The Meta LLMs were chosen because “we wanted to make sure that the system that we build, low-resource healthcare systems are able to implement it,” Estiri explained. They don’t need specialized processors like Nvidia GPUs to run; a solid Apple or Dell laptop would suffice. 

Of note, the researchers studied and included in the findings where the agentic workflow failed. They found a “significant” drop in sensitivity in the refinement dataset. The hope is, Estiri said, this will inform others if they want to replicate the approach. The AI system is not generalizable and needs to be customized to each unique health system and its demographics. 

“We have provided an open-source tool, so basically any hospital system regardless of their resource availability can actually go and do this process on their own data,” Estiri said.

Recent advancements in LLMs have transformed the ability to conduct these sorts of studies and have the potential to revolutionize clinical workflows, explained Lidia Moura, M.D., Ph.D., director of population health for the Department of Neurology at MGB and another author on the study. Moura, who also directs the Center for Healthcare Intelligence at MGB, has previously conducted research to understand dementia patterns, but using Medicare claims. She described the experience as “disturbing,” where she saw how everything from quality metrics to reimbursement were being determined by measures that didn’t capture reality. 

“Cognitive change rarely announces itself in a clean, standardized way,” Moura told Fierce Healthcare.

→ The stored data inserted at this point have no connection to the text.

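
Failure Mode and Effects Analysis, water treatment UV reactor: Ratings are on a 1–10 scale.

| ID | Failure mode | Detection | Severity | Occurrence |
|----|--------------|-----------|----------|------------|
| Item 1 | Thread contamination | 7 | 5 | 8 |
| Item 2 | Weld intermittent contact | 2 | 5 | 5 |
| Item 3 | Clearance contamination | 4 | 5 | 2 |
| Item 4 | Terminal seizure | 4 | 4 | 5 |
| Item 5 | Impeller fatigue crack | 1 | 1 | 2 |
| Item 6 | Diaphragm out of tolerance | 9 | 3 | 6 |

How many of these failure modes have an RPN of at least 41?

4

RPN = Severity × Occurrence × Detection:
  Item 1: 5 × 8 × 7 = 280
  Item 2: 5 × 5 × 2 = 50
  Item 3: 5 × 2 × 4 = 40
  Item 4: 4 × 5 × 4 = 80
  Item 5: 1 × 2 × 1 = 2
  Item 6: 3 × 6 × 9 = 162
Modes with RPN ≥ 41: Item 1 (280), Item 2 (50), Item 4 (80), Item 6 (162) → 4.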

It might show up as a missed appointment or a change in how a patient tells their story. “Yet so many policy and healthcare delivery decisions are still based on measures that assume cognition is neatly captured.”

Relying on humans for screening is also not sustainable because visit times are very limited, physicians are in short supply and the older population is growing rapidly. “Even when you do a 3.5-hour psych evaluation, you might not be certain about what is happening, about what's going on. It’s a very subjective topic,” Moura said.

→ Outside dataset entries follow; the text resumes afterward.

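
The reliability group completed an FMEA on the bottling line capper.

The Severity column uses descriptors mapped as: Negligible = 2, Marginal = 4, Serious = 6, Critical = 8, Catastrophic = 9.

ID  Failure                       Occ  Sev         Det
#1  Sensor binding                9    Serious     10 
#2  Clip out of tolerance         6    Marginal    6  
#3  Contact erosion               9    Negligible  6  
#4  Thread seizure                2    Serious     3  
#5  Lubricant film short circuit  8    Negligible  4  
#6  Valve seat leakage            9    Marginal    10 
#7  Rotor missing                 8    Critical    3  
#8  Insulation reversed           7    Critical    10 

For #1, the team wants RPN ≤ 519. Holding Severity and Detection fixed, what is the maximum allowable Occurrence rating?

8

#1: S=6, O=9, D=10 → current RPN = 540.
Fixed product = 60. Need 60 × O ≤ 519, so O ≤ 519/60 = 8.65.
Maximum integer Occurrence rating = 8 (gives RPN 480; O=9 would give 540 > 519).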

Pulling from rich, unstructured data like clinical notes yields results that have greater sensitivity than relying solely on claims data and simple algorithms, per Moura. But consistently tracking the many complex contextual factors in highly variable free text is challenging even for expert humans. Using LLMs is an obvious solution, “in a way that they are not replacing, but they are aiding, they are supporting, the care delivery.” 

“The work reflects a broader institutional commitment to using advanced analytics to support clinicians by making patterns visible that are otherwise difficult to track at scale,” Moura said.